| My current take on microservices is that people pay serious attention to modularity and API design in the context of microservices. They work hard to break down the problem properly and design good interfaces between parts of the system. In monoliths, they generally don't. There's no logical reason why you couldn't pay as much attention to decomposition and API design between the modules of a monolith. You could have the benefit of good design without all the architectural and operational challenges of microservices. Maybe some people succeed at this. But in practice I've never seen it. I've seen people handle the challenges of microservices successfully, and I've never seen a monolith that wasn't an incoherent mess internally. This is just my experience, one person's observations offered for what they're worth. In practice, in the context of microservices, I've seen an entire team work together for two weeks to break down a problem coherently, holding off on starting implementation because they knew the design wasn't good enough and it was worth the time to get it right. I've seen people escalate issues with others' designs because they saw a risk and wanted to address it. In the context of monoliths, I've never seen someone delay implementation so much as a day because they knew the design was half-baked. I rarely see anyone ask for design feedback or design anything as a team until they've screwed something up so badly that it can't be avoided. People sometimes make major design decisions in a split second while coding. What kind of self-respecting senior developer would spend a week getting input on an internal code API before starting to implement? People sometimes aren't even aware that the code they wrote that morning has implications for code that will be written later. Theoretically this is okay because refactoring is easy in a monolith. Right? ... It is, right? I'm basically sold on microservices because I know how to get developers to take design seriously when it's a bunch of services talking to each other via REST or grpc, and I don't know how to get them to take the internal design of a monolith seriously. |
Every good monolith I've worked in (and I have worked in several, including one that was more than twenty years old) was highly-modular, well-designed with an easy-to-explain architecture.

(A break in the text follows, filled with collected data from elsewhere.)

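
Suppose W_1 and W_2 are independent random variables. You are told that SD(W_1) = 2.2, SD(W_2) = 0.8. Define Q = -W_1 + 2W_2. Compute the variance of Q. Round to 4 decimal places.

Var(W_1) = 4.84, Var(W_2) = 0.64
By independence, Var(Q) = (-1)²Var(W_1) + (2)²Var(W_2)
= (-1)²·4.84 + (2)²·0.64 = 7.4

7.4000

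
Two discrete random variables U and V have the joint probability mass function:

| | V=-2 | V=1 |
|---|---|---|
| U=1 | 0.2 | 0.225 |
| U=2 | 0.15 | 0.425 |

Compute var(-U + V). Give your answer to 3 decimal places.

E[U] = 1.575,  E[V] = -0.05,  E[UV] = 0.075
var(U) = 2.725 − (1.575)² = 0.244375;  var(V) = 2.05 − (-0.05)² = 2.0475
cov(U,V) = 0.075 − (1.575)(-0.05) = 0.15375
var(-U + V) = (-1)²·0.244375 + (1)²·2.0475 + 2·(-1)·(1)·0.15375 = 1.984375

1.984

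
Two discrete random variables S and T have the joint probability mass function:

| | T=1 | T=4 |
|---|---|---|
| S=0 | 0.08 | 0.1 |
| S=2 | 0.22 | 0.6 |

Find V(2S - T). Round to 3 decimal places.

3.628

E[S] = 1.64,  E[T] = 3.1,  E[ST] = 5.24
V(S) = 3.28 − (1.64)² = 0.5904;  V(T) = 11.5 − (3.1)² = 1.89
Cov(S,T) = 5.24 − (1.64)(3.1) = 0.156
V(2S - T) = (2)²·0.5904 + (-1)²·1.89 + 2·(2)·(-1)·0.156 = 3.6276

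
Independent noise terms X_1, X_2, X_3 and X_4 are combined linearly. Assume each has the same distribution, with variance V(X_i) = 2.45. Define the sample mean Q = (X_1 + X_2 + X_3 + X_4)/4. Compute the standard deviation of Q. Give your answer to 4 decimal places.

0.7826

By independence, V(Q) = (0.25)²V(X_1) + (0.25)²V(X_2) + (0.25)²V(X_3) + (0.25)²V(X_4)
= (0.25)²·2.45 + (0.25)²·2.45 + (0.25)²·2.45 + (0.25)²·2.45 = 0.6125
σ(Q) = √0.6125 ≈ 0.7826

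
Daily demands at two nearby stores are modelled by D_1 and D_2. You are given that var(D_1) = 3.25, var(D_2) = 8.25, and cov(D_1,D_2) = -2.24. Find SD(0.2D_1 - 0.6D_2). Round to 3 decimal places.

var(0.2D_1 - 0.6D_2) = (0.2)²·var(D_1) + (-0.6)²·var(D_2) + 2·(0.2)·(-0.6)·cov(D_1,D_2)
= 0.04·3.25 + 0.36·8.25 + -0.24·-2.24 = 3.6376
SD(0.2D_1 - 0.6D_2) = √3.6376 ≈ 1.907

1.907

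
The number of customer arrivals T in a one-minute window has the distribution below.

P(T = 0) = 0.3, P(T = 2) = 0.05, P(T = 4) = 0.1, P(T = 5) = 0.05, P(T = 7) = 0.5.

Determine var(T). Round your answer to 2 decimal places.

E[T] = (0)(0.3) + (2)(0.05) + (4)(0.1) + (5)(0.05) + (7)(0.5) = 4.25
E[T²] = (0)²(0.3) + (2)²(0.05) + (4)²(0.1) + (5)²(0.05) + (7)²(0.5) = 27.55
var(T) = E[T²] − (E[T])² = 27.55 − (4.25)² = 9.4875

9.49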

The other thing they had in common was that code reviews talked about the aesthetics of the code and design, instead of just hunting for errors or skimming for security problems. It was relatively common to throw out the first proposed PR and start over, and that was fine because people were slicing the work small enough they were posting four to six PRs a week anyway.
It took the engineers at the company being willing to collaborate on the craft of software development and prioritize the long-term health of the code over short-term feature delivery. And the result of being willing to go a little bit slower day-to-day was that the actual feature delivery was faster than anywhere else I've ever worked.
Without a functioning professional culture, nothing is going to be great. But at least with microservices people do have to design an API at some point.